What is an ACO governing body? Check out the definition in the Code of Federal Regulations.
It's tricky to convince many specialists to join ACO configurations like the REACH model because they are often still paid on a fee-for-service basis, and thus have no natural inclination towards improving patient care in the name of saving money. Because of this, Robert E. Mechanic suggests that ACOs stand a better chance enticing specialists to join their efforts by shifting their focus to quality patient outcomes.
The reason for this comes down to money, but probably not in the way you think. When Healthcare Finance interviewed Mechanic on his team's research, he noted the following: "Financial incentives probably carry more weight for independent specialists. But referrals are even more important," noting that independent specialists may be spurred to more closely coordinate care if they're at risk for losing referrals.

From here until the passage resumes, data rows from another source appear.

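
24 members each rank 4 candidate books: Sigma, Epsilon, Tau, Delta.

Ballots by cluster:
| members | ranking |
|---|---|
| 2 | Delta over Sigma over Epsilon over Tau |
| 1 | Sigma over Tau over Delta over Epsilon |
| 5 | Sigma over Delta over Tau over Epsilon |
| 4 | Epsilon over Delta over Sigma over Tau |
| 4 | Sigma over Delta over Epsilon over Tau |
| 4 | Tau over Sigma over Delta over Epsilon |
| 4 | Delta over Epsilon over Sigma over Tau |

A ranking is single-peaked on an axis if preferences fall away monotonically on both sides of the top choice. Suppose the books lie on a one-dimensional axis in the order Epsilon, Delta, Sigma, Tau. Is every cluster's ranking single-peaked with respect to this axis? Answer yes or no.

Axis positions: Epsilon=1, Delta=2, Sigma=3, Tau=4.
Cluster 1 (peak Delta at position 2): ranking walks positions 2-3-1-4, expanding outward from the peak — single-peaked.
Cluster 2 (peak Sigma at position 3): ranking walks positions 3-4-2-1, expanding outward from the peak — single-peaked.
Cluster 3 (peak Sigma at position 3): ranking walks positions 3-2-4-1, expanding outward from the peak — single-peaked.
Cluster 4 (peak Epsilon at position 1): ranking walks positions 1-2-3-4, expanding outward from the peak — single-peaked.
Cluster 5 (peak Sigma at position 3): ranking walks positions 3-2-1-4, expanding outward from the peak — single-peaked.
Cluster 6 (peak Tau at position 4): ranking walks positions 4-3-2-1, expanding outward from the peak — single-peaked.
Cluster 7 (peak Delta at position 2): ranking walks positions 2-1-3-4, expanding outward from the peak — single-peaked.
Every ranking is single-peaked on this axis.

yes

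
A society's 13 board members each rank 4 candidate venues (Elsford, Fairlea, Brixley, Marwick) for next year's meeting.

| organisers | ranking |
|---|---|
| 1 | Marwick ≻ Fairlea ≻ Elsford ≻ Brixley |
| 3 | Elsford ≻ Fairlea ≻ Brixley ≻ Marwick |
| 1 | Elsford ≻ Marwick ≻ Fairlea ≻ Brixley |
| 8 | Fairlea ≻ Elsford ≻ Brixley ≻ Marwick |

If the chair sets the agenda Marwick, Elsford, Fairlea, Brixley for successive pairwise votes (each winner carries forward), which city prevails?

Round 1: Marwick vs Elsford — 1–12, Elsford advances.
Round 2: Elsford vs Fairlea — 4–9, Fairlea advances.
Round 3: Fairlea vs Brixley — 13–0, Fairlea advances.
Fairlea survives the agenda.

Fairlea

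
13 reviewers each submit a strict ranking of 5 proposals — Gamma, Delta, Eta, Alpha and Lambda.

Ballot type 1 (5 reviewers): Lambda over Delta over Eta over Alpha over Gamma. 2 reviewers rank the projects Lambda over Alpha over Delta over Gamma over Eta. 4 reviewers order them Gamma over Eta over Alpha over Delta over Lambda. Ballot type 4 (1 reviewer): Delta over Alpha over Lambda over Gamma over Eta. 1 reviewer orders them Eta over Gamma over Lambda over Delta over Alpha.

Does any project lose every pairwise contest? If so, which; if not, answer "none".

Head-to-head results (13 reviewers):
Gamma vs Delta: 5 to 8, Delta.
Gamma–Eta: Gamma 7–6.
Gamma–Alpha: Alpha 8–5.
Gamma vs Lambda: 5 to 8, Lambda.
Delta vs Eta: Delta, 8–5.
Delta vs Alpha: Delta preferred on 5+1+1 = 7 ballots; Delta wins 7–6.
Delta vs Lambda: Delta preferred on 4+1 = 5 ballots; Lambda wins 8–5.
Eta vs Alpha: Eta is ranked higher on 5+4+1 = 10 ballots, Alpha on 3. Eta wins 10–3.
Eta vs Lambda: Lambda, 8–5.
Alpha vs Lambda: Alpha is ranked higher on 4+1 = 5 ballots, Lambda on 8. Lambda wins 8–5.
No project is winless: Gamma beats Eta; Delta beats Gamma; Eta beats Alpha; Alpha beats Gamma; Lambda beats Gamma. There is no Condorcet loser.

none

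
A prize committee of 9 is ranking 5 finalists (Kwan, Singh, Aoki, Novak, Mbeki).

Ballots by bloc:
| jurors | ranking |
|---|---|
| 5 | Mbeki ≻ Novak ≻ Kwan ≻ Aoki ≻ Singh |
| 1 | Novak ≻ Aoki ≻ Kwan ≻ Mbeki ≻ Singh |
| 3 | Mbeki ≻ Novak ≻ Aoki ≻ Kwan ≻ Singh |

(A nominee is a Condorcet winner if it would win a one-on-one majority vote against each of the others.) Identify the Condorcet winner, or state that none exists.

Check each pair by majority over 9 ballots:
Kwan vs Singh: Kwan is ranked higher on 5+1+3 = 9 ballots, Singh on 0. Kwan wins 9–0.
Kwan vs Aoki: Kwan is ranked higher on 5 ballots, Aoki on 4. Kwan wins 5–4.
Kwan vs Novak: 0 for Kwan, 9 for Novak — Novak by 9–0.
Kwan vs Mbeki: 1 to 8, Mbeki.
Singh vs Aoki: 0 for Singh, 9 for Aoki — Aoki by 9–0.
Singh vs Novak: Singh preferred on 0 ballots; Novak wins 9–0.
Singh vs Mbeki: Singh preferred on 0 ballots; Mbeki wins 9–0.
Aoki vs Novak: 0 for Aoki, 9 for Novak — Novak by 9–0.
Aoki vs Mbeki: Aoki preferred on 1 ballot; Mbeki wins 8–1.
Novak vs Mbeki: 1 for Novak, 8 for Mbeki — Mbeki by 8–1.
Mbeki wins every pairwise contest, so Mbeki is the Condorcet winner.

Mbeki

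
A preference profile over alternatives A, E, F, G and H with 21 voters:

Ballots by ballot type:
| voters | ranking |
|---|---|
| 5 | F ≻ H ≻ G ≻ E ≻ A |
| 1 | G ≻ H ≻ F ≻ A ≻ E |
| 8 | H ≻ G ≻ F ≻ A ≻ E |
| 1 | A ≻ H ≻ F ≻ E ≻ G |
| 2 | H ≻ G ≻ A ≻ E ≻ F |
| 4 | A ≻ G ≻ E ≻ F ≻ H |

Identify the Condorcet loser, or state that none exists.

Head-to-head results (21 voters):
A vs E: A preferred on 1+8+1+2+4 = 16 ballots; A wins 16–5.
A vs F: F wins 14–7.
A vs G: A preferred on 1+4 = 5 ballots; G wins 16–5.
A vs H: 1+4 = 5 for A, 16 for H — H by 16–5.
E–F: F 15–6.
E vs G: 1 to 20, G.
E vs H: 4 to 17, H.
F vs G: F is ranked higher on 5+1 = 6 ballots, G on 15. G wins 15–6.
F–H: H 12–9.
G vs H: G is ranked higher on 1+4 = 5 ballots, H on 16. H wins 16–5.
Only E has no wins; E is the Condorcet loser.

E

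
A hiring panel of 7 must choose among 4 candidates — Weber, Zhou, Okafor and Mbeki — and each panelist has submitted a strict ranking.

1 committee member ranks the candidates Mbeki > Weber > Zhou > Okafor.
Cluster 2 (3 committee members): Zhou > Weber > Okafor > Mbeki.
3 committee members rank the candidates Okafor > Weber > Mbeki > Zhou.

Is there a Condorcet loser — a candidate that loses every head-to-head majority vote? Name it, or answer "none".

none

Pairwise majorities:
Weber vs Zhou: Weber is ranked higher on 1+3 = 4 ballots, Zhou on 3. Weber wins 4–3.
Weber vs Okafor: Weber, 4–3.
Weber vs Mbeki: 3+3 = 6 for Weber, 1 for Mbeki — Weber by 6–1.
Zhou vs Okafor: Zhou is ranked higher on 1+3 = 4 ballots, Okafor on 3. Zhou wins 4–3.
Zhou vs Mbeki: 3 for Zhou, 4 for Mbeki — Mbeki by 4–3.
Okafor vs Mbeki: Okafor, 6–1.
Each candidate has at least one pairwise win (Weber beats Zhou; Zhou beats Okafor; Okafor beats Mbeki; Mbeki beats Zhou) — no Condorcet loser.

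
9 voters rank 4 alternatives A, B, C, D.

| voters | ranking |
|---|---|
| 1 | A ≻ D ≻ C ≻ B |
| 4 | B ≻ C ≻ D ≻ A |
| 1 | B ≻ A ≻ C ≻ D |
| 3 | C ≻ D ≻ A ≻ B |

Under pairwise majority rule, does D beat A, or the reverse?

D

Ballots ranking D above A: 4 + 3 = 7.
Ballots ranking A above D: 9 − 7 = 2.
D wins the head-to-head 7–2.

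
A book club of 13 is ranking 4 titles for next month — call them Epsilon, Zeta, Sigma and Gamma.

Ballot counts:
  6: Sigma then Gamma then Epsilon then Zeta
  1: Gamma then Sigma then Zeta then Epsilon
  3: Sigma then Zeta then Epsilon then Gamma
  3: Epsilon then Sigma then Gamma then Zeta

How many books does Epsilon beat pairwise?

Epsilon against each rival (13 members):
Epsilon vs Zeta: 6+3 = 9 for Epsilon, 4 for Zeta — Epsilon by 9–4.
Epsilon vs Sigma: Epsilon is ranked higher on 3 ballots, Sigma on 10. Sigma wins 10–3.
Epsilon vs Gamma: 3+3 = 6 for Epsilon, 7 for Gamma — Gamma by 7–6.
Epsilon beats Zeta; loses to Sigma, Gamma — 1 pairwise win.

1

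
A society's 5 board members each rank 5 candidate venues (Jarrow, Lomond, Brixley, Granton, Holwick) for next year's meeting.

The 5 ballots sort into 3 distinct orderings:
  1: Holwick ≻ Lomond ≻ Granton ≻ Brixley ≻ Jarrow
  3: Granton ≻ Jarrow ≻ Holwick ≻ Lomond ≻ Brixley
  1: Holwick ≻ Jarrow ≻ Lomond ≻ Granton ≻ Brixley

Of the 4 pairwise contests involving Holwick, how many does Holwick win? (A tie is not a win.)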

Mechanic went on to say, "It is important to compensate specialists for their time" because "Medicare only pays specialists about $50 for an e-consult with primary care so ACOs may need to supplement this."
Looking into the Data
With its growing success in saving CMS money and thus garnering higher reimbursements for many of its participants, it'll come as no surprise that the program has seen steady growth over the past few years. Using data last updated in April of 2025 on data.cms.gov, I tracked the rate at which the model has been adopted. Data for 103 sites are included. Between 2021 and 2023, the numbers have fluctuated somewhat, but overall have grown.
Data courtesy of data.cms.gov
In terms of model type, three varieties of ACO REACH model were captured in the data: Standard ACO, High Needs Population ACO, and New Entrant ACO. For PY 2025, most participants by far are Standard ACOs, followed by High Needs Population ACOs and New Entrant ACOs.
Data courtesy of data.cms.gov
The Future of ACO REACH
CMS said it is making changes to the model based on preliminary data on 2023 performance. They found that "standard accountable care organizations saved $197.5 million in aggregate that year. New entrant ACOs, meanwhile, generated $36.8 million in aggregate savings, reducing gross spending at higher rates than standard organizations."
Although CMS has released some preliminary data from PY 2023 on the model, they will be releasing more data later this year. For now, the model appears to be realizing some cost savings, but a fuller picture is needed to say for sure. For this reason, it might be a topic I'll return to when more conclusive results are available.